Effect of MI on intracellular Ca²⁺ properties in cardiomyocytes from area at risk in the absence or presence of MSC transplantation. (A): Baseline intracellular Ca²⁺ fura-2 fluorescence intensity (FFI); (B): Electrically-stimulated increase in fura-2 fluorescence intensity (ΔFFI); (C): Single-exponential Ca²⁺ transient decay rate and (D): Bi-exponential Ca²⁺ transient decay rate. Mean ± SEM, n = 38–61 cells per group, * p < 0.05 vs. C57 control (CONT) group; # p < 0.05 vs. MI group.

Fig. 5

Change in peak shortening (PS) amplitude of cardiomyocytes from area at risk following MI in the absence or presence of MSC transplantation at different stimulus frequencies (0.1 – 5.0 Hz). PS at various stimulus frequencies was normalized to PS value obtained at 0.1 Hz from the same cell. Mean ± SEM, n = 22 cells per group, *p < 0.05 vs. control (CONT) group.

Fig. 6

Effect of MI on apoptosis using TUNEL staining in myocardium from area at risk in the absence or presence of MSC transplantation. All nuclei were stained with DAPI shown in blue in panel A (Control), D (MI) and G (MI+MSC); TUNEL(+) nuclei were visualized with fluorescein (green) in panel B (Control), E (MI) and H (MI+MSC); Panels C (Control), F (MI) and I (MI+MSC) displayed merged DAPI and TUNEL (+) nuclei staining. Mean ± SEM, n = 21 – 30 fields from 3 mice per group, * p < 0.05 vs. control (CONT); # p < 0.05 vs.
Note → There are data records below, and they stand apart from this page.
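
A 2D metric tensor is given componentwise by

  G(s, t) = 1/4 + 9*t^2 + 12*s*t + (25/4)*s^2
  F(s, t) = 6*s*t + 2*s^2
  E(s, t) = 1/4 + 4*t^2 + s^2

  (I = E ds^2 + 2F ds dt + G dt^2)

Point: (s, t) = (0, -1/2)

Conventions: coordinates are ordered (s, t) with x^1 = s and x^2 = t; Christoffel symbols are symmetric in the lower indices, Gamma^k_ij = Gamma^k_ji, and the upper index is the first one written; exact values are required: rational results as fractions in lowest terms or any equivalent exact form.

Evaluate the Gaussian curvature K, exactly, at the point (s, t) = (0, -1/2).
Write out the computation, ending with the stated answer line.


E = 5/4, F = 0, G = 5/2, EG - F^2 = 25/8 at the point
E_s = 0, E_t = -4, F_s = -3, F_t = 0, G_s = -6, G_t = -9
E_tt = 8, F_st = 6, G_ss = 25/2
By Brioschi, K is (det M1 - det M2) divided by (EG - F^2) squared.
M1 = [[-E_tt/2 + F_st - G_ss/2, E_s/2, F_s - E_t/2], [F_t - G_s/2, E, F], [G_t/2, F, G]] = [[-17/4, 0, -1], [3, 5/4, 0], [-9/2, 0, 5/2]]; det M1 = -605/32
M2 = [[0, E_t/2, G_s/2], [E_t/2, E, F], [G_s/2, F, G]] = [[0, -2, -3], [-2, 5/4, 0], [-3, 0, 5/2]]; det M2 = -85/4
det M1 - det M2 = 75/32; K = 75/32 / (25/8)^2 = 6/25

Answer: K = 6/25


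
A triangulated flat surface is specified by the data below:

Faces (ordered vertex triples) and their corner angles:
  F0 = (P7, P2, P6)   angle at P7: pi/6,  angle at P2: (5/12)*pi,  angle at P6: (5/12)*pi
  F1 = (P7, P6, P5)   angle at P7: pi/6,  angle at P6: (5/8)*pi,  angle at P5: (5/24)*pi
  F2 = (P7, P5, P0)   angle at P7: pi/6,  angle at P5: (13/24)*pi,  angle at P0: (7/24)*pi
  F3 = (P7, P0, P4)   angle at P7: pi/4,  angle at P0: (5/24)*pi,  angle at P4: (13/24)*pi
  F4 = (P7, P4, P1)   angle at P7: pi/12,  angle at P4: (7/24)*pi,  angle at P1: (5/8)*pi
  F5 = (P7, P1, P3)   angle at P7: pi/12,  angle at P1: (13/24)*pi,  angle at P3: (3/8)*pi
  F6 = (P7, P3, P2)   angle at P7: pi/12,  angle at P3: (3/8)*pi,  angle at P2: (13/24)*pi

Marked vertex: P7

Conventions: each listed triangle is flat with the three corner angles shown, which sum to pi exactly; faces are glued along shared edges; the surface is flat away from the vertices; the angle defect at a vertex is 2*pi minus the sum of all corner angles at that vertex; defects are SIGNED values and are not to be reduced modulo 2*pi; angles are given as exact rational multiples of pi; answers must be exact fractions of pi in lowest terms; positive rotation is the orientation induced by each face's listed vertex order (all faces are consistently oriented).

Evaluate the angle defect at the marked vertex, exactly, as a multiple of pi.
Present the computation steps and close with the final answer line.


Sum of corner angles at P7: pi
defect = 2*pi - pi

Answer: defect(P7) = pi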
MI group.

Fig. 7

H&E and Masson trichrome stained photomicrographs exhibiting angiogenesis and myocardial fibrosis, respectively, in myocardium from area at risk in the absence or presence of MSC transplantation. Panels A (Control), B (MI) and C (MI+MSC) display H&E staining indicative of vascular content; Panels D (Control), E (MI) and F (MI+MSC) display Masson trichrome staining exhibiting myocardial fibrosis. Panels G and H depict pooled data of vessel content (H&E staining) and myocardial fibrosis (Mason trichrome), respectively. Scale bar = 50 µm. Mean ± SEM, n = 10 – 15 fields from 3 mice per group, * p < 0.05 vs. control (CONT), # p < 0.05 vs. MI group.